Of course, this library isn't aware of that, because that whole mounting thing is done in carrierwave-mongoid and carrierwave, not here...

We could get away with putting all GridFS files/chunks in one database, but in that case we'd like to be able to make it a non-default database. Which we can do by opening up Mongoid::GridFS::Fs::File and Mongoid::GridFS::Fs::Chunk, as you said. That's probably what we'll do.

It seems like we should be able to use the "namespace" idea to group our files/chunks by that parent relationship, maybe, but it's not really clear (to me) how we might do that. Is the fs namespace designed to be overriden? If so, is it designed to be overriden so you can have multiple files and chunks collections? Or just so you can rename the one files collection and the one chunks collection?

Thanks for your time!

ahoward commented 8 years ago

hai @maxjacobson -

i wrote the namespace idea - straight off of the spec.

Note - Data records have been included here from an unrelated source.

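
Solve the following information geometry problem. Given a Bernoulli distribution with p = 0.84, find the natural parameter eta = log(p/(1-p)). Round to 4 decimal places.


Natural parameter for Bernoulli: eta = log(p/(1-p)).
p = 0.84, 1-p = 0.16.
p/(1-p) = 5.25.
eta = log(5.25) = 1.6582

1.6582


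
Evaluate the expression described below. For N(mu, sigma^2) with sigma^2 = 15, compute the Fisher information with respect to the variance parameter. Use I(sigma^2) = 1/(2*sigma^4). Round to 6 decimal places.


Fisher information for variance: I(sigma^2) = 1/(2*sigma^4).
sigma^2 = 15, so sigma^4 = 225.
I = 1/(2*225) = 1/450 = 0.002222

0.002222


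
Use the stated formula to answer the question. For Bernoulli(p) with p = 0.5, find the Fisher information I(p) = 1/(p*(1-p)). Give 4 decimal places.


For Bernoulli(p), Fisher information is I(p) = 1/(p*(1-p)).
p = 0.5, 1-p = 0.5.
p*(1-p) = 0.25.
I(p) = 1/0.25 = 4.0000

4.0000


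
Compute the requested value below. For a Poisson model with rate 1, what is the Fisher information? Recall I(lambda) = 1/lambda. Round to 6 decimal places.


Fisher information for Poisson: I(lambda) = 1/lambda.
lambda = 1.
I(lambda) = 1/1 = 1.000000

1.000000


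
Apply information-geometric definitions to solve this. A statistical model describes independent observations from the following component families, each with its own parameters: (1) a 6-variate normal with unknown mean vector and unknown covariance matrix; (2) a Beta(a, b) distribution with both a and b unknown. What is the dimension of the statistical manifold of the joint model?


The dimension of a statistical manifold equals the number of free
(independent) real parameters of the model. For a product of independent
blocks the parameter counts add.
- 6-variate normal: 6 (mean) + 6*7/2 = 21 (symmetric covariance) = 27.
- Beta (a, b): 2.
Total = 27 + 2 = 29.
Dimension = 29

29


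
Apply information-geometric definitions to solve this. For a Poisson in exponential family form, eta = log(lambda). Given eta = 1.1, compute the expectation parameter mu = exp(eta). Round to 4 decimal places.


Expectation parameter for Poisson exponential family:
mu = exp(eta).
eta = 1.1.
mu = exp(1.1) = 3.0042

3.0042


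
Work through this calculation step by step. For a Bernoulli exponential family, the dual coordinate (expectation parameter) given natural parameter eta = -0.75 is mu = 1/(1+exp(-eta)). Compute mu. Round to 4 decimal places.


Dual coordinate (expectation parameter) for Bernoulli:
mu = 1/(1+exp(-eta)).
eta = -0.75.
exp(-eta) = exp(0.75) = 2.117.
mu = 1/(1+2.117) = 0.3208

0.3208


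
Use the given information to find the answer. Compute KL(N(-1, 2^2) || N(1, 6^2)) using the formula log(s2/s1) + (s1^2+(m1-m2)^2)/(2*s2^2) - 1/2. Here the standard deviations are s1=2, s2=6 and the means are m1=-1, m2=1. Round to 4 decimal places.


KL divergence between normal distributions:
KL = log(s2/s1) + (s1^2 + (m1-m2)^2)/(2*s2^2) - 1/2.
log(6/2) = 1.098612.
(2^2 + (-1-1)^2)/(2*6^2) = (4 + 4)/72 = 0.111111.
KL = 1.098612 + 0.111111 - 0.5 = 0.7097

0.7097


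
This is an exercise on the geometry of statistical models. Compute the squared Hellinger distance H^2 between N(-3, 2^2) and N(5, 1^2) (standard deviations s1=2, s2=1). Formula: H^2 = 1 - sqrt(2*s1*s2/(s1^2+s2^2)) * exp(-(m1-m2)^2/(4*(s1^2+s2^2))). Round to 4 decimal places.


Squared Hellinger distance for Gaussians:
H^2 = 1 - sqrt(2*s1*s2/(s1^2+s2^2)) * exp(-(m1-m2)^2/(4*(s1^2+s2^2))).
s1^2 = 4, s2^2 = 1, s1^2+s2^2 = 5.
sqrt(2*2*1/(5)) = 0.894427.
(m1-m2)^2 = (-8)^2 = 64.
exp(-64/(4*5)) = exp(-3.2) = 0.040762.
H^2 = 1 - 0.894427*0.040762 = 0.9635

0.9635


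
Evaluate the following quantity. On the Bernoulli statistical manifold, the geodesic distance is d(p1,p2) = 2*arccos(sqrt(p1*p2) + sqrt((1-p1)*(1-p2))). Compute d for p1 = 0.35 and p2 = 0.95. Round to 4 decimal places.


Geodesic distance on Bernoulli manifold:
d(p1,p2) = 2*arccos(sqrt(p1*p2) + sqrt((1-p1)*(1-p2))).
sqrt(p1*p2) = sqrt(0.35*0.95) = 0.576628.
sqrt((1-p1)*(1-p2)) = sqrt(0.65*0.05) = 0.180278.
arg = 0.576628 + 0.180278 = 0.756906.
d = 2*arccos(0.756906) = 1.4245

1.4245


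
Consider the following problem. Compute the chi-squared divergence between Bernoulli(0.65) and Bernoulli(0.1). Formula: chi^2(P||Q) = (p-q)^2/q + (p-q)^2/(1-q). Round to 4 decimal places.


Chi-squared divergence between Bernoulli distributions:
chi^2 = (p-q)^2/q + (p-q)^2/(1-q).
p = 0.65, q = 0.1, p-q = 0.55.
(p-q)^2 = 0.3025.
term1 = 0.3025/0.1 = 3.025.
term2 = 0.3025/0.9 = 0.336111.
chi^2 = 3.025 + 0.336111 = 3.3611

3.3611


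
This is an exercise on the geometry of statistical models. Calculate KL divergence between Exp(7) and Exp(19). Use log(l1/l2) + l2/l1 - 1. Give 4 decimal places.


KL divergence for exponential family:
KL = log(l1/l2) + l2/l1 - 1.
log(7/19) = -0.998529.
19/7 = 2.714286.
KL = -0.998529 + 2.714286 - 1 = 0.7158

0.7158


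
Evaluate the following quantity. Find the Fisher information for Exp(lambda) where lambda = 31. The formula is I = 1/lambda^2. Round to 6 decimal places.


Fisher information for exponential: I(lambda) = 1/lambda^2.
lambda = 31, lambda^2 = 961.
I = 1/961 = 0.001041

0.001041


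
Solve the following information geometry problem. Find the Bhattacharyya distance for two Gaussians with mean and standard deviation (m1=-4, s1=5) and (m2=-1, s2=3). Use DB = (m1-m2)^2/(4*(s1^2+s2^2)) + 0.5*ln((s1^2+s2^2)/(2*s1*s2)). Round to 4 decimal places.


Bhattacharyya distance between two Gaussians:
DB = (m1-m2)^2/(4*(s1^2+s2^2)) + (1/2)*ln((s1^2+s2^2)/(2*s1*s2)).
(m1-m2)^2 = (-3)^2 = 9.
s1^2+s2^2 = 25 + 9 = 34.
term1 = 9/136 = 0.066176.
term2 = 0.5*ln(34/30.0) = 0.062582.
DB = 0.066176 + 0.062582 = 0.1288

0.1288


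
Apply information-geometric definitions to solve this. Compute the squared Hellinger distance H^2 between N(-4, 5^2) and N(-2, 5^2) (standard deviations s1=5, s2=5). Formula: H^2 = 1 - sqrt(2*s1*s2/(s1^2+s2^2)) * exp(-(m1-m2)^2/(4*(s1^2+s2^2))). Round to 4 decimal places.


Squared Hellinger distance for Gaussians:
H^2 = 1 - sqrt(2*s1*s2/(s1^2+s2^2)) * exp(-(m1-m2)^2/(4*(s1^2+s2^2))).
s1^2 = 25, s2^2 = 25, s1^2+s2^2 = 50.
sqrt(2*5*5/(50)) = 1.0.
(m1-m2)^2 = (-2)^2 = 4.
exp(-4/(4*50)) = exp(-0.02) = 0.980199.
H^2 = 1 - 1.0*0.980199 = 0.0198

0.0198


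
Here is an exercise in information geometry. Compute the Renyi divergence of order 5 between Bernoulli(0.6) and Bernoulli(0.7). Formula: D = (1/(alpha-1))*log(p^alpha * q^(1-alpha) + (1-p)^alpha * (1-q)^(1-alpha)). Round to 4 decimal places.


Renyi divergence of order alpha between Bernoulli distributions:
D = (1/(alpha-1))*log(p^alpha * q^(1-alpha) + (1-p)^alpha * (1-q)^(1-alpha)).
alpha = 5, p = 0.6, q = 0.7.
p^alpha * q^(1-alpha) = 0.6^5 * 0.7^-4 = 0.323865.
(1-p)^alpha * (1-q)^(1-alpha) = 0.4^5 * 0.3^-4 = 1.264198.
sum = 0.323865 + 1.264198 = 1.588063.
D = (1/4)*log(1.588063) = 0.1156

0.1156


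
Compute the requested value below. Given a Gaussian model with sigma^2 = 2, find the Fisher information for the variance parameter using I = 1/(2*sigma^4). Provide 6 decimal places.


Fisher information for variance: I(sigma^2) = 1/(2*sigma^4).
sigma^2 = 2, so sigma^4 = 4.
I = 1/(2*4) = 1/8 = 0.125000

0.125000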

yes. you should be able to do what you are after

1st, the namespace concept isn't really about dbs, it is about scoping collection names

'like.this'

specifically nest all the shit under 'like', or, 'namespace'

having said that the scoping code building fully fledged mongoid models (a major goal of the libraray) and those respond to all the normal mongoid stuff (whatever version you may be running). thus. you should be able to do something like:


ns = GridFs.namespace_for(:ns)

Chunk = ns.chunk_model

File = ns.file_model

File.class_eval{ store_in database: "teh_database" }

Chunk.class_eval{ store_in_database: "teh_database" }

specifically - the driver is *dumb* an returns *normal* mongoid classes.  on those classes, you can do what you like.
maxjacobson commented 8 years ago

@ahoward hey, thanks so much for digging into this! I'm going to close this issue because I think we resolved our problem with some other workaround, and because your code sample there looks like it should help anyone out who stumbles on this in the future. Thanks!